Big Bear, that is basically what the late Allen Brichause used to tell us at the stunt clinics. Turn at left foot, fly to right shoulder and over to left shoulder and down to right foot. Most people make the hour glass too wide and that makes it hard to do the corners.
Most people make it FAR TOO SHORT, which a second corner at anywhere from 45 to 60 degrees. Turn maybe 110 degrees, climb to 60 (which is where the tops of the round loops were), make a vague outside jog of about 30 degrees, wind up still climbing steeply. Then they get near the top of the circle, and then try to do a near 180 with no speed to try to get the 4th turn where it belongs. This almost always fails, and the airplane stalls, sometimes 2-3 times, then come more or less straight down, and then its an emergency pullout just to save it. At least that is what I see time and again. They just can't bring themselves to let the airplane climb in a straight line to the top, it's like a counter goes off in their heads at about 2 seconds, and something has to happen then.

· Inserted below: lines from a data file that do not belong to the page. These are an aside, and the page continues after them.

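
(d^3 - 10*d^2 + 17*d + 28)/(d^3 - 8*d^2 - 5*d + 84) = (d + 1)/(d + 3)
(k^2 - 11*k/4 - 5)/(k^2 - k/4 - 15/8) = 2*(k - 4)/(2*k - 3)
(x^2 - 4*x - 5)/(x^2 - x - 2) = (x - 5)/(x - 2)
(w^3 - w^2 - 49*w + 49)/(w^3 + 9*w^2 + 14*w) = (w^2 - 8*w + 7)/(w*(w + 2))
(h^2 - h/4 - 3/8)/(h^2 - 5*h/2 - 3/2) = (h - 3/4)/(h - 3)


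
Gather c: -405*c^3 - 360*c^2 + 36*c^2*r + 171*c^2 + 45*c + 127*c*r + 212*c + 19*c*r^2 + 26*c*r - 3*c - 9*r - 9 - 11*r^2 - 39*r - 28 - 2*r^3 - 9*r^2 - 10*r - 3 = -405*c^3 + c^2*(36*r - 189) + c*(19*r^2 + 153*r + 254) - 2*r^3 - 20*r^2 - 58*r - 40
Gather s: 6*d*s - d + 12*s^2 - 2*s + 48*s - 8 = -d + 12*s^2 + s*(6*d + 46) - 8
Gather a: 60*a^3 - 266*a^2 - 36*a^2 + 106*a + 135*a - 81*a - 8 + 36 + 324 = 60*a^3 - 302*a^2 + 160*a + 352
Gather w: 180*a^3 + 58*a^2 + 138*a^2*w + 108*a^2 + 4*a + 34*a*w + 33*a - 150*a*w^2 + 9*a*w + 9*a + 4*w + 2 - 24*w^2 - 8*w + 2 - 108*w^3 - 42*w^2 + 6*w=180*a^3 + 166*a^2 + 46*a - 108*w^3 + w^2*(-150*a - 66) + w*(138*a^2 + 43*a + 2) + 4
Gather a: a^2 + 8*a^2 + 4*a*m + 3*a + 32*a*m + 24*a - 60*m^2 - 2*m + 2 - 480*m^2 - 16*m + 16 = 9*a^2 + a*(36*m + 27) - 540*m^2 - 18*m + 18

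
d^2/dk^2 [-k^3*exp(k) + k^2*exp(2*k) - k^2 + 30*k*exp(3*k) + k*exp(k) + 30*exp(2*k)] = -k^3*exp(k) + 4*k^2*exp(2*k) - 6*k^2*exp(k) + 270*k*exp(3*k) + 8*k*exp(2*k) - 5*k*exp(k) + 180*exp(3*k) + 122*exp(2*k) + 2*exp(k) - 2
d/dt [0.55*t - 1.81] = 0.550000000000000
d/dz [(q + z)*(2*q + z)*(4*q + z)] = 14*q^2 + 14*q*z + 3*z^2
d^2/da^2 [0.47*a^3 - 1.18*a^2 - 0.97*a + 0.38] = 2.82*a - 2.36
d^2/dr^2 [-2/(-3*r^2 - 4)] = 12*(9*r^2 - 4)/(3*r^2 + 4)^3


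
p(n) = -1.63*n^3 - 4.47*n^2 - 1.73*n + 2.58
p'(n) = -4.89*n^2 - 8.94*n - 1.73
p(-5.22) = 121.66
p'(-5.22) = -88.31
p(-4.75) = 84.63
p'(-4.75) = -69.60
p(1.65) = -19.77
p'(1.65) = -29.79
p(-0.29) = 2.75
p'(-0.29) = 0.45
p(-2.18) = 2.00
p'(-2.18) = -5.48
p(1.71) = -21.60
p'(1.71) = -31.32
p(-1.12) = 1.20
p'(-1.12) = 2.15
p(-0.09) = 2.70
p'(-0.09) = -0.97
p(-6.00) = 204.12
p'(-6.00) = -124.13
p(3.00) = -86.85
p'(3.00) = -72.56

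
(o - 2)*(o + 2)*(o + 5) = o^3 + 5*o^2 - 4*o - 20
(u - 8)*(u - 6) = u^2 - 14*u + 48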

Making it too wide is the second problem, but they do it because it's much easier to get the second corner to work, not harder. Many airplanes are not capable of doing the maneuver at the width specified and most of them can't do it in any sort of wind. Doing it wider makes the second corner easier and leaves room for recover over the top. It should get scored down, but not as much as getting blown out. This is one of those things from the other thread that isn't commonly recognized as a distinguishing item. The judges can see it, but the pilots usually have no idea why David got a 38 on his, and Joe Bellcrank got a 29 even when the bottoms are equally good, and attribute it to "halo" or something like that.